For surveillance of CMV reactivation, we checked RQ-PCR for CMV DNA after neutrophil engraftment and monitored for CMV reactivation twice a week until discharge. During the follow-up at the outpatient's clinic, patients were monitored weekly or biweekly until the cessation of the immunosuppressive drugs. DNA was extracted from 200 μl of whole blood using QIAamp DNA Blood Mini kit (QIAGEN) and RQ-PCR-based assay for CMV DNA was performed using the LightCycler® 2.0 instrument (Roche Diagnostics, Mannheim, Germany) in accordance with the manufacturer's instructions [22]. The detection limit of the assay is 64.9 copies/mL clinical specimens and the CMV DNA was detected in a linear range from 500 to 1 × 107 copies/mL.

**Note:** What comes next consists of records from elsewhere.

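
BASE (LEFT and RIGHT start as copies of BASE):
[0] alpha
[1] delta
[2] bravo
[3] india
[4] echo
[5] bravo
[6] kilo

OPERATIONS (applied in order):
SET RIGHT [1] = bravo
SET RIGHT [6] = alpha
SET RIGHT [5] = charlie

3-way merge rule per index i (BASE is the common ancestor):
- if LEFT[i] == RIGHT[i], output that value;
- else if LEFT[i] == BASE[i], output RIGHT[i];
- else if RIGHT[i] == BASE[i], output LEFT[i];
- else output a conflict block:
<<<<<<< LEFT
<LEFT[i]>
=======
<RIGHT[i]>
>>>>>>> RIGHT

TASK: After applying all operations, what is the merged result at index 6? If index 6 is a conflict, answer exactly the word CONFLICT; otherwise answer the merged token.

Answer: alpha

Derivation:
Final LEFT:  [alpha, delta, bravo, india, echo, bravo, kilo]
Final RIGHT: [alpha, bravo, bravo, india, echo, charlie, alpha]
i=0: L=alpha R=alpha -> agree -> alpha
i=1: L=delta=BASE, R=bravo -> take RIGHT -> bravo
i=2: L=bravo R=bravo -> agree -> bravo
i=3: L=india R=india -> agree -> india
i=4: L=echo R=echo -> agree -> echo
i=5: L=bravo=BASE, R=charlie -> take RIGHT -> charlie
i=6: L=kilo=BASE, R=alpha -> take RIGHT -> alpha
Index 6 -> alpha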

According to the CMV RQ-PCR level, risk-adapted preemptive therapy was conducted to prevent CMV disease. Patients were classified into low- and high-risk group according to both HSCT type and the grade of GVHD based on our previous protocol [22, 45]. High-risk patients were defined as those who had unrelated donors, mismatched related donors, and related donors with aGVHD of grades II–IV or severe cGVHD, and preemptive therapy was considered when DNA copies went over 1,000 copies/mL in two consecutive samples. The remaining patients were classified into low risk, and we started preemptive therapy when DNA copies went over 10000 copies/mL in two consecutive samples. Although RQ-PCR increased over the cut-off, however, some patients without significantly aggravated GVHD were observed with just tapering-off the immunosuppressive agents without applying antiviral agents (i.e. untreated or treatment-delayed CMV reactivated group with relatively low RQ-PCR). Ganciclovir (GCV, 5 mg/kg intravenously every 12 hours) was administered at least for 2 weeks or until CMV RQ-PCR reduced to a level of < 500 copies/mL in 2 consecutive samples. GCV was immediately stopped when the neutrophil count fell to less than 1.0 × 109/L, and replaced by foscarnet (90 mg/kg intravenously every 12 hours). During the CMV preemptive therapy, patients were routinely evaluated for exclusion of CMV retinitis or other diseases and when CMV disease was confirmed, treatment duration was extended to at least 3 weeks or until the resolution of CMV disease.

Statistical analysis

In this study, we divided patients into three groups according to the CMV RQ-PCR level and whether we treated patients with antiviral therapy in association with GVHD. Between the groups, we compared OS, EFS and CIR rates. All categorical variables were compared using Chi-squared analysis and continuous variables were assessed with the Student's t-test and one-way analysis of variance (ANOVA). OS was calculated using Kaplan-Meier analysis, and log-rank analysis was used to evaluate differences between the groups. OS represented the proportion of people who were alive at a specified time from the date of allo-HSCT and EFS took into account death, relapse, loss to follow-up as the result of disease or treatment complications. CIR after HSCT was calculated by cumulative incidence estimation treating non-relapse deaths as competing risks and compared using the Gray test [46]. Survival hazard ratio was calculated using Cox's proportional model. All statistical analyses were performed using SAS 9.2 software (SAS Institute, Inc., Cary, NC) and R software (version 2.15.1, R foundation for statistical Computing, 2012). Statistical significance was determined with p-value < 0.05.